Writing software is a difficult job, and developers are still human beings, so they make mistakes : our job is to find those mistakes and help developers to fix them before it gets worse.
One thing I love about the hacker community is the willingness to share information, tips or tools. There is always someone better than you in a specific field and most of the time those people will share their knowledge if you ask nicely.
What are the benefits of CTF (Capture The Flag) for those who want to start bug hunting ?
CTF is a bit different from bug bounties, the major difference is that in CTF you know that a vulnerability is there, you goal is “just” to exploit it.
So usually CTF tasks are quite small, you need to exploit a very specific bug. While in bug bounties, you are hacking real enterprise, their website can be huge and sometime you can find yourself lost in the scope. Bug Bounty has a whole reckon phase that CTF don’t have, it’s a new skill to learn.
CTF and Bug Bounties are different, but most of the time I use tricks and tips I’ve learn during CTF to exploit real life application in Bug Bounty.
What are the challenges of Private, Public and On-site Bug bounty Programs ?

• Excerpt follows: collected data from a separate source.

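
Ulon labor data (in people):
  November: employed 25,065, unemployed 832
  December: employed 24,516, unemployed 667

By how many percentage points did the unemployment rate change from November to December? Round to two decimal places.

November: labor force = 25,065 + 832 = 25,897; u = 832/25,897 = 3.21%.
December: labor force = 24,516 + 667 = 25,183; u = 667/25,183 = 2.65%.
Change = 2.65% − 3.21% = −0.56 pp.

The unemployment rate changed by −0.56 percentage points.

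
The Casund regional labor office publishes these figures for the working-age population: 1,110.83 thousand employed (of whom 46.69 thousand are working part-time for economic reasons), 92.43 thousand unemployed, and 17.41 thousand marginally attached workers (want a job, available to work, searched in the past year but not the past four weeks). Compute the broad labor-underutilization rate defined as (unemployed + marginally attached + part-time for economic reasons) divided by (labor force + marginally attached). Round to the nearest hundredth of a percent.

Labor force = 1,110.83 + 92.43 = 1,203.26 thousand.
Numerator = 92.43 + 17.41 + 46.69 = 156.53 thousand.
Denominator = 1,203.26 + 17.41 = 1,220.67 thousand.
Broad rate = 156.53 / 1,220.67 = 12.82%.

Broad underutilization rate ≈ 12.82%.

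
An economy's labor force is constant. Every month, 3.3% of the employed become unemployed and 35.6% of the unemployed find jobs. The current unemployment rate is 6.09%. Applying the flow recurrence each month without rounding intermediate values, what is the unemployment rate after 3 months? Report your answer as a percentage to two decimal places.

With a fixed labor force, u_{t+1} = u_t + s·(1−u_t) − f·u_t = u_t·(1−s−f) + s.
Here 1−s−f = 0.611 and s = 0.033.
u_1 = 0.060900 × 0.611 + 0.033 = 0.070210.
u_2 = 0.070210 × 0.611 + 0.033 = 0.075898.
u_3 = 0.075898 × 0.611 + 0.033 = 0.079374.

Unemployment rate after three months ≈ 7.94%.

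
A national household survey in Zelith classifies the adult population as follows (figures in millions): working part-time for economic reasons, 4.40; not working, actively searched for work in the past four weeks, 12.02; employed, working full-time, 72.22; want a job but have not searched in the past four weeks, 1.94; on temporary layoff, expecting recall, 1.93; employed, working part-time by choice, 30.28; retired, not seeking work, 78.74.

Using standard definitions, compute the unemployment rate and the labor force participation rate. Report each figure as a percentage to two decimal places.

Employed = 4.40 + 72.22 + 30.28 = 106.90 million (anyone who worked, including part-time for economic reasons, counts as employed).
Unemployed = 12.02 + 1.93 = 13.95 million (jobless and actively searching, or on temporary layoff).
Labor force = 106.90 + 13.95 = 120.85 million.
Not in labor force = 1.94 + 78.74 = 80.68 million (those not working and not actively searching are outside the labor force — including those who want a job but have given up searching).
Civilian working-age population = 120.85 + 80.68 = 201.53 million.
Unemployment rate = 13.95 / 120.85 = 11.54%.
Labor force participation rate = 120.85 / 201.53 = 59.97%.

Unemployment rate ≈ 11.54%; labor force participation rate ≈ 59.97%.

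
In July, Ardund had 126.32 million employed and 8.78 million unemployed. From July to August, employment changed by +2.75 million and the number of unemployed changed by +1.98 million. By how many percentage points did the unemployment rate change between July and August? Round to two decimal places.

The unemployment rate changed by +1.20 percentage points.

July: labor force = 126.32 + 8.78 = 135.10; u = 8.78/135.10 = 6.50%.
August: labor force = 129.07 + 10.76 = 139.83; u = 10.76/139.83 = 7.70%.
Change = 7.70% − 6.50% = +1.20 pp.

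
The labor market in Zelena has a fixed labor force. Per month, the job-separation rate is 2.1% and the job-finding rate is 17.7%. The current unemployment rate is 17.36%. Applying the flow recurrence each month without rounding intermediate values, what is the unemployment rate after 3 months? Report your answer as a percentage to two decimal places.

Unemployment rate after three months ≈ 14.09%.

With a fixed labor force, u_{t+1} = u_t + s·(1−u_t) − f·u_t = u_t·(1−s−f) + s.
Here 1−s−f = 0.802 and s = 0.021.
u_1 = 0.173600 × 0.802 + 0.021 = 0.160227.
u_2 = 0.160227 × 0.802 + 0.021 = 0.149502.
u_3 = 0.149502 × 0.802 + 0.021 = 0.140901.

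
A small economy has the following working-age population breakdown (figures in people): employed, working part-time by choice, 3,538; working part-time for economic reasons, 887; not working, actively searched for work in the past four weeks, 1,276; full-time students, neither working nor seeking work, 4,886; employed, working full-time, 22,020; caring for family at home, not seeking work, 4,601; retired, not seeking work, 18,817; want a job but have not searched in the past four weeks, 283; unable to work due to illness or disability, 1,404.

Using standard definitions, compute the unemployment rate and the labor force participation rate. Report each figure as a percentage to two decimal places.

Employed = 3,538 + 887 + 22,020 = 26,445 (anyone who worked, including part-time for economic reasons, counts as employed).
Unemployed = 1,276.
Labor force = 26,445 + 1,276 = 27,721.
Not in labor force = 4,886 + 4,601 + 18,817 + 283 + 1,404 = 29,991 (those not working and not actively searching are outside the labor force — including those who want a job but have given up searching).
Civilian working-age population = 27,721 + 29,991 = 57,712.
Unemployment rate = 1,276 / 27,721 = 4.60%.
Labor force participation rate = 27,721 / 57,712 = 48.03%.

Unemployment rate ≈ 4.60%; labor force participation rate ≈ 48.03%.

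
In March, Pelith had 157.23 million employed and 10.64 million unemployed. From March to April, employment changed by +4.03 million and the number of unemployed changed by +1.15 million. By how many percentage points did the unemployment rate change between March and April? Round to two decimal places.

The unemployment rate changed by +0.47 percentage points.

March: labor force = 157.23 + 10.64 = 167.87; u = 10.64/167.87 = 6.34%.
April: labor force = 161.26 + 11.79 = 173.05; u = 11.79/173.05 = 6.81%.
Change = 6.81% − 6.34% = +0.47 pp.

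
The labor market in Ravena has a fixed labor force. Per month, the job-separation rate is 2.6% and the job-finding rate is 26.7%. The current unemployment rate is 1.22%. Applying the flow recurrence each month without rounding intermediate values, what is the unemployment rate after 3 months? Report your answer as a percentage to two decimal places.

With a fixed labor force, u_{t+1} = u_t + s·(1−u_t) − f·u_t = u_t·(1−s−f) + s.
Here 1−s−f = 0.707 and s = 0.026.
u_1 = 0.012200 × 0.707 + 0.026 = 0.034625.
u_2 = 0.034625 × 0.707 + 0.026 = 0.050480.
u_3 = 0.050480 × 0.707 + 0.026 = 0.061689.

Unemployment rate after three months ≈ 6.17%.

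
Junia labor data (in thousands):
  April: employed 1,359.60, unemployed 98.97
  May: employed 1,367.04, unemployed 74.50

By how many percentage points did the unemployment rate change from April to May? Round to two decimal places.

The unemployment rate changed by −1.62 percentage points.

April: labor force = 1,359.60 + 98.97 = 1,458.57; u = 98.97/1,458.57 = 6.79%.
May: labor force = 1,367.04 + 74.50 = 1,441.54; u = 74.50/1,441.54 = 5.17%.
Change = 5.17% − 6.79% = −1.62 pp.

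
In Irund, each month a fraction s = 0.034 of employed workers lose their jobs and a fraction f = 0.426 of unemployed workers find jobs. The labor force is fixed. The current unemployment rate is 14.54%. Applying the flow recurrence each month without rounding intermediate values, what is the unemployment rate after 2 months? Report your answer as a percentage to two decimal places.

Unemployment rate after two months ≈ 9.48%.

With a fixed labor force, u_{t+1} = u_t + s·(1−u_t) − f·u_t = u_t·(1−s−f) + s.
Here 1−s−f = 0.540 and s = 0.034.
u_1 = 0.145400 × 0.540 + 0.034 = 0.112516.
u_2 = 0.112516 × 0.540 + 0.034 = 0.094759.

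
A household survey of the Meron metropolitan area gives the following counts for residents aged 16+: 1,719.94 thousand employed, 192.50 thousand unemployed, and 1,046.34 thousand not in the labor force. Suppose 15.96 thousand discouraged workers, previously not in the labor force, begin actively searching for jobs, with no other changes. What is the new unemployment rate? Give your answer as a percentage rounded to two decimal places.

New unemployment rate ≈ 10.81%.

Initially, labor force = 1,719.94 + 192.50 = 1,912.44 thousand, so u = 192.50/1,912.44 = 10.07%.
After the change, unemployed and labor force both rise by 15.96 → E = 1,719.94, U = 208.46, labor force = 1,928.40 thousand.
New unemployment rate = 208.46 / 1,928.40 = 10.81%.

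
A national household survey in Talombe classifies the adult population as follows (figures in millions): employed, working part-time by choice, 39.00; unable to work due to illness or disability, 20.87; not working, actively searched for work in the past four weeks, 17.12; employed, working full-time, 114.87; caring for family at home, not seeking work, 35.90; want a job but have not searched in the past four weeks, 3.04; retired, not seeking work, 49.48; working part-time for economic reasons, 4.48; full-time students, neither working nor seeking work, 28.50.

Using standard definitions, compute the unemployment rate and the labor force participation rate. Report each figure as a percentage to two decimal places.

Employed = 39.00 + 114.87 + 4.48 = 158.35 million (anyone who worked, including part-time for economic reasons, counts as employed).
Unemployed = 17.12 million.
Labor force = 158.35 + 17.12 = 175.47 million.
Not in labor force = 20.87 + 35.90 + 3.04 + 49.48 + 28.50 = 137.79 million (those not working and not actively searching are outside the labor force — including those who want a job but have given up searching).
Civilian working-age population = 175.47 + 137.79 = 313.26 million.
Unemployment rate = 17.12 / 175.47 = 9.76%.
Labor force participation rate = 175.47 / 313.26 = 56.01%.

Unemployment rate ≈ 9.76%; labor force participation rate ≈ 56.01%.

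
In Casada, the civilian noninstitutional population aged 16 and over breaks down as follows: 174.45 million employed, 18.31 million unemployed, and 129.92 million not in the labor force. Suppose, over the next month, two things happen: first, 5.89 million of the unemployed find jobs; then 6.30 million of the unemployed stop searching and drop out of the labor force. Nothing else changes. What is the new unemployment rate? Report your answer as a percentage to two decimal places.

New unemployment rate ≈ 3.28%.

Initially, labor force = 174.45 + 18.31 = 192.76 million, so u = 18.31/192.76 = 9.50%.
After the first change, unemployed falls and employed rises by 5.89; labor force unchanged → E = 180.34, U = 12.42, labor force = 192.76 million.
After the second change, unemployed and labor force both fall by 6.30 → E = 180.34, U = 6.12, labor force = 186.46 million.
New unemployment rate = 6.12 / 186.46 = 3.28%.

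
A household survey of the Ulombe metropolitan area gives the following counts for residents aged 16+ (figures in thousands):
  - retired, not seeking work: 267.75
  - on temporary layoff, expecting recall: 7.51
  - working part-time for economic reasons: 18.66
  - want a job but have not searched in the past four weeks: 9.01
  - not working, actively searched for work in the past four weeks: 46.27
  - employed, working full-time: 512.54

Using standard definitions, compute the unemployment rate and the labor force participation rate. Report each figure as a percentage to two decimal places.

Unemployment rate ≈ 9.19%; labor force participation rate ≈ 67.88%.

Employed = 18.66 + 512.54 = 531.20 thousand (anyone who worked, including part-time for economic reasons, counts as employed).
Unemployed = 7.51 + 46.27 = 53.78 thousand (jobless and actively searching, or on temporary layoff).
Labor force = 531.20 + 53.78 = 584.98 thousand.
Not in labor force = 267.75 + 9.01 = 276.76 thousand (those not working and not actively searching are outside the labor force — including those who want a job but have given up searching).
Civilian working-age population = 584.98 + 276.76 = 861.74 thousand.
Unemployment rate = 53.78 / 584.98 = 9.19%.
Labor force participation rate = 584.98 / 861.74 = 67.88%.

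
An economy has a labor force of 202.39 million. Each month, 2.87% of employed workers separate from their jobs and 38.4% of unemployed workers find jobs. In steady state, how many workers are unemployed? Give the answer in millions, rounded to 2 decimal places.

About 14.07 million are unemployed in steady state.

Steady-state unemployment rate u* = s/(s+f) = 2.87/(2.87+38.4) = 0.069542.
Unemployed = u* × labor force = 0.069542 × 202.39 ≈ 14.07 million.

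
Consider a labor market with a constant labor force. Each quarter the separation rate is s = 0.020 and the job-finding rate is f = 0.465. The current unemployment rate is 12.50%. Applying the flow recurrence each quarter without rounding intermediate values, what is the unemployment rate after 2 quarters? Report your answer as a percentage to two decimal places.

Unemployment rate after two quarters ≈ 6.35%.

With a fixed labor force, u_{t+1} = u_t + s·(1−u_t) − f·u_t = u_t·(1−s−f) + s.
Here 1−s−f = 0.515 and s = 0.020.
u_1 = 0.125000 × 0.515 + 0.020 = 0.084375.
u_2 = 0.084375 × 0.515 + 0.020 = 0.063453.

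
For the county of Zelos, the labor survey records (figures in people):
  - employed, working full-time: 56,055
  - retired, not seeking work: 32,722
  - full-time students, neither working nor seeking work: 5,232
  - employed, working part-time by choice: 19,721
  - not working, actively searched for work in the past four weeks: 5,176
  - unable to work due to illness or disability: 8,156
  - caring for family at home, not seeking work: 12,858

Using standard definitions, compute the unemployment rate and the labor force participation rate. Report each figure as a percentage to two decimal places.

Unemployment rate ≈ 6.39%; labor force participation rate ≈ 57.86%.

Employed = 56,055 + 19,721 = 75,776.
Unemployed = 5,176.
Labor force = 75,776 + 5,176 = 80,952.
Not in labor force = 32,722 + 5,232 + 8,156 + 12,858 = 58,968 (those not working and not actively searching are outside the labor force).
Civilian working-age population = 80,952 + 58,968 = 139,920.
Unemployment rate = 5,176 / 80,952 = 6.39%.
Labor force participation rate = 80,952 / 139,920 = 57.86%.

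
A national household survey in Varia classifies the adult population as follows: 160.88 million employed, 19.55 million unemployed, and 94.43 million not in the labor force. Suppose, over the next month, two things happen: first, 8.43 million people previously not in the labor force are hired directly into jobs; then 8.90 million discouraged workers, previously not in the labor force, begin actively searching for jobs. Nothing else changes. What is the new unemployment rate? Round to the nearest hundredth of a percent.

Initially, labor force = 160.88 + 19.55 = 180.43 million, so u = 19.55/180.43 = 10.84%.
After the first change, employed and labor force both rise by 8.43; unemployed unchanged → E = 169.31, U = 19.55, labor force = 188.86 million.
After the second change, unemployed and labor force both rise by 8.90 → E = 169.31, U = 28.45, labor force = 197.76 million.
New unemployment rate = 28.45 / 197.76 = 14.39%.

New unemployment rate ≈ 14.39%.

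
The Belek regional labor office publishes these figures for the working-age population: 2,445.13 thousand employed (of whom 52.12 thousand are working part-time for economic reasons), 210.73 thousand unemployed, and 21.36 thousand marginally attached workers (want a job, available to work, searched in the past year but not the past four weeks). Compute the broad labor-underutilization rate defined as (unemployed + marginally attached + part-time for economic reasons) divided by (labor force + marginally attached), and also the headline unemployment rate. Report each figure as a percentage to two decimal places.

Broad underutilization rate ≈ 10.62%; headline unemployment rate ≈ 7.93%.

Labor force = 2,445.13 + 210.73 = 2,655.86 thousand.
Numerator = 210.73 + 21.36 + 52.12 = 284.21 thousand.
Denominator = 2,655.86 + 21.36 = 2,677.22 thousand.
Broad rate = 284.21 / 2,677.22 = 10.62%.
Headline unemployment rate = 210.73 / 2,655.86 = 7.93%.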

I often read online that you should go and grab low hanging fruit and that’s why private bounties are better : first arrived – first served.
But I think It’s way more rewarding to hunt for business logic bugs : you’ll will need to spend more time and it can be a bit difficult in the beginning, but in the end you’ll find more critical bugs. In this regard, I think private and public bounties are really similar.
On site programs are a bit different. Most of the time developers are also on site. And that’s a very valuable asset, as you can ask them questions to try to understand how everything works behind the scenes. You are part of the same team, everyone is committed to hardening a product and everyone learns to work with others and ultimately all players gain and improve their knowledge and skills.
In terms of Bug Bounty Tips, do you have any resources, books, tools to share ?
My biggest tip for Bug Bounty would be to stay in touch with the new trends, read a lot of write ups (Bug Bounty or CTF), you won’t be able to find a bug if you don’t even know it can exist.
Also, don’t be too dependent on your tools : almost everybody uses the same set of tools (Burp Suite, sqlmap etc. ) so the difference between you and another hacker will be your own skills, tools are here to help you, to be able to be more efficient, but don’t expect them to do your job.
Why is Bug Bounty a good way to foster security/DevSecOps within DevOps’ pipeline?
Most companies don’t have enough internal resources to handle security testing. CrowdSourced Security and especially Bug Bounty is the way to approach this challenge. Through a Bug Bounty platform, companies have access to a virtually unlimited pool of talents.
How do you manage the intensity of your hacking activities, do you take breaks to gain efficiency?
I used to play CTF all night but now I realize that the time I spend being awake too long I loose in efficiency, definitely. 🙂
You need to take breaks, It’s easy to get stuck in your own mindset. Have lunch, take a shower, go and grab something to drink, you’ll find new ideas quicker.